Simple modification of complex expression

Question

I need to simplify $$ {\frac{1+i\tan\alpha}{1-i\tan\alpha}} $$ I solved it: $$ {\frac{1+i\tan\alpha}{1-i\tan\alpha}} = {\frac{(1+i\tan\alpha)(1+i\tan\alpha)}{(1-i\tan\alpha)(1+i\tan\alpha)}} = {\frac{1-\tan^2\alpha+i(\tan\alpha+\tan\alpha)}{(1+i\tan^2\alpha)(1+i\tan\alpha)}} = {\frac{1-\tan^2\alpha+i(\tan\alpha+\tan\alpha)}{\sec^2\alpha}} = {\frac{1-\tan^2\alpha}{\sec^2\alpha}} + i{\frac{2\tan\alpha}{\sec^2\alpha}} $$ The answer in the book is $$ \cos2\alpha+i\sin2\alpha (\alpha\ne{\frac{\pi}{2}}+\pi k) $$ What's wrong here?

Answer 1

What you did is fine. Now$$\frac{1-\tan^2\alpha}{\sec^2\alpha}=\cos^2\alpha-\sin^2\alpha=\cos(2\alpha)$$and$$2\frac{\tan\alpha}{\sec^2\alpha}=2\sin\alpha\cos\alpha=\sin(2\alpha).$$

Answer 2

Since $$\frac{1-\tan^2(x)}{\sec^2(x)}=\cos(2x)$$

Answer 3

An easy and direct way is to multiply both the numerator and the denominator by $ \cos \alpha$. This can be done as long as $\cos\alpha\neq 0$, i.e., $\alpha\neq \frac{\pi}{2} + \pi k$.

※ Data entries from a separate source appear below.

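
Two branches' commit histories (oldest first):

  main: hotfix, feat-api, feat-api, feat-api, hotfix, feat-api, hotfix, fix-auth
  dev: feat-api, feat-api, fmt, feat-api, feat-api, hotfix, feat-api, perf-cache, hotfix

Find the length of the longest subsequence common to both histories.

6

Match feat-api [2,2], then feat-api [3,4], then feat-api [4,5], then hotfix [5,6], then feat-api [6,7], then hotfix [7,9] — 6 commits in the same relative order in both. dp[8][9] = 6 confirms this is the maximum.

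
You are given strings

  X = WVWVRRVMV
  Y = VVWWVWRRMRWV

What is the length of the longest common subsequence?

One common subsequence of length 7: W [1,4], then V [2,5], then W [3,6], then R [5,7], then R [6,8], then M [8,9], then V [9,12]. The LCS DP gives dp[9][12] = 7, so this is optimal.

7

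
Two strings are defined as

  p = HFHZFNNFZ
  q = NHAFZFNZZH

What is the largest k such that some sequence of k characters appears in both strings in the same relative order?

Let dp[i][j] be the LCS length of the first i characters of p and the first j characters of q. dp[i][j] = dp[i-1][j-1]+1 when the i-th and j-th characters match, else max(dp[i-1][j], dp[i][j-1]).
    ·  N  H  A  F  Z  F  N  Z  Z  H
 ·  0  0  0  0  0  0  0  0  0  0  0
 H  0  0  1  1  1  1  1  1  1  1  1
 F  0  0  1  1  2  2  2  2  2  2  2
 H  0  0  1  1  2  2  2  2  2  2  3
 Z  0  0  1  1  2  3  3  3  3  3  3
 F  0  0  1  1  2  3  4  4  4  4  4
 N  0  1  1  1  2  3  4  5  5  5  5
 N  0  1  1  1  2  3  4  5  5  5  5
 F  0  1  1  1  2  3  4  5  5  5  5
 Z  0  1  1  1  2  3  4  5  6  6  6
dp[9][10] = 6. One LCS (by backtracking along matches): HFZFNZ.

6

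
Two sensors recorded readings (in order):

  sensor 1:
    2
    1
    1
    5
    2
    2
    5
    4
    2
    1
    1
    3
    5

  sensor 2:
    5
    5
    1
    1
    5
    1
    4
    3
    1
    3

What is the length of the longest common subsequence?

6

Match 1 at sensor 1[2]=sensor 2[3] → 1 at sensor 1[3]=sensor 2[4] → 5 at sensor 1[4]=sensor 2[5] → 4 at sensor 1[8]=sensor 2[7] → 1 at sensor 1[11]=sensor 2[9] → 3 at sensor 1[12]=sensor 2[10] — 6 values in the same relative order in both. The LCS DP gives dp[13][10] = 6, so this is optimal.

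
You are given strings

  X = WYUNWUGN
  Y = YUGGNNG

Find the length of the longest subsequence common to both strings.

Match Y (X #2, Y #1), then U (X #3, Y #2), then N (X #4, Y #6), then G (X #7, Y #7) — 4 characters in the same relative order in both. Since dp[8][7] = 4, nothing longer is possible.

4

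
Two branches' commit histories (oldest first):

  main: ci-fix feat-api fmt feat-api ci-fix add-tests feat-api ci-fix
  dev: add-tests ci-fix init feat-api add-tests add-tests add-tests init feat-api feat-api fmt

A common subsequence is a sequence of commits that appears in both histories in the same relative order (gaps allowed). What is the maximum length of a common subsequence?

4

Match ci-fix at main[1]=dev[2]; then feat-api at main[2]=dev[4]; then feat-api at main[4]=dev[9]; then feat-api at main[7]=dev[10] — 4 commits in the same relative order in both. Since dp[8][11] = 4, nothing longer is possible.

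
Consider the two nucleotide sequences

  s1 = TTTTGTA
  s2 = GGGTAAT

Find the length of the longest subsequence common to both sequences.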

We obtain $$ \frac{1+i \tan\alpha}{1-i \tan\alpha} = \frac{\cos\alpha +i \sin\alpha}{\cos\alpha -i \sin\alpha} = \frac{e^{i\alpha}}{e^{-i\alpha}} = e^{2i\alpha} = \cos(2\alpha)+i \sin(2\alpha)\,.$$

Answer 4

You made some small typos which overall do not affect the final solution. I will write out a complete one to make everything more clear and convincible. Starting with the same as you we get \begin{align} &\color{red}{\frac{1+i\tan\alpha}{1-i\tan\alpha}}=\frac{1+i\tan\alpha}{1-i\tan\alpha}\cdot\frac{1+i\tan\alpha}{1+i\tan\alpha}=\frac{(1+i\tan\alpha)^2}{1-i^2\tan^2\alpha}=\frac{1-\tan^2\alpha+2i\tan\alpha}{1+\tan^2\alpha}\\ &=\frac{1-\tan^2\alpha}{1+\tan^2\alpha}+i\frac{2\tan\alpha}{1+\tan^2\alpha}=\frac{1-\frac{\sin^2\alpha}{\cos^2\alpha}}{1+\frac{\sin^2\alpha}{\cos^2\alpha}}+i\frac{2\frac{\sin\alpha}{\cos\alpha}}{1+\frac{\sin^2\alpha}{\cos^2\alpha}}=\frac{\frac{\cos^2\alpha-\sin^2\alpha}{\cos^2\alpha}}{\frac{\cos^2\alpha+\sin^2\alpha}{\cos^2\alpha}}+i\frac{2\frac{\sin\alpha\cos\alpha}{\cos^2\alpha}}{\frac{\cos^2\alpha+\sin^2\alpha}{\cos^2\alpha}}\\ &=\frac{\cos^2\alpha-\sin^2\alpha}{\cos^2\alpha+\sin^2\alpha}+i\frac{2\sin\alpha\cos\alpha}{\cos^2\alpha+\sin^2\alpha}=\frac{\cos(2\alpha)}1+i\frac{\sin(2\alpha)}1=\color{red}{\cos(2\alpha)+i\sin(2\alpha)} \end{align}

The restriction for $\alpha$ is natural due the fact that for $\alpha=\frac\pi2+k\pi,~k\in\mathbb Z$ the tangent function has a pole of first order.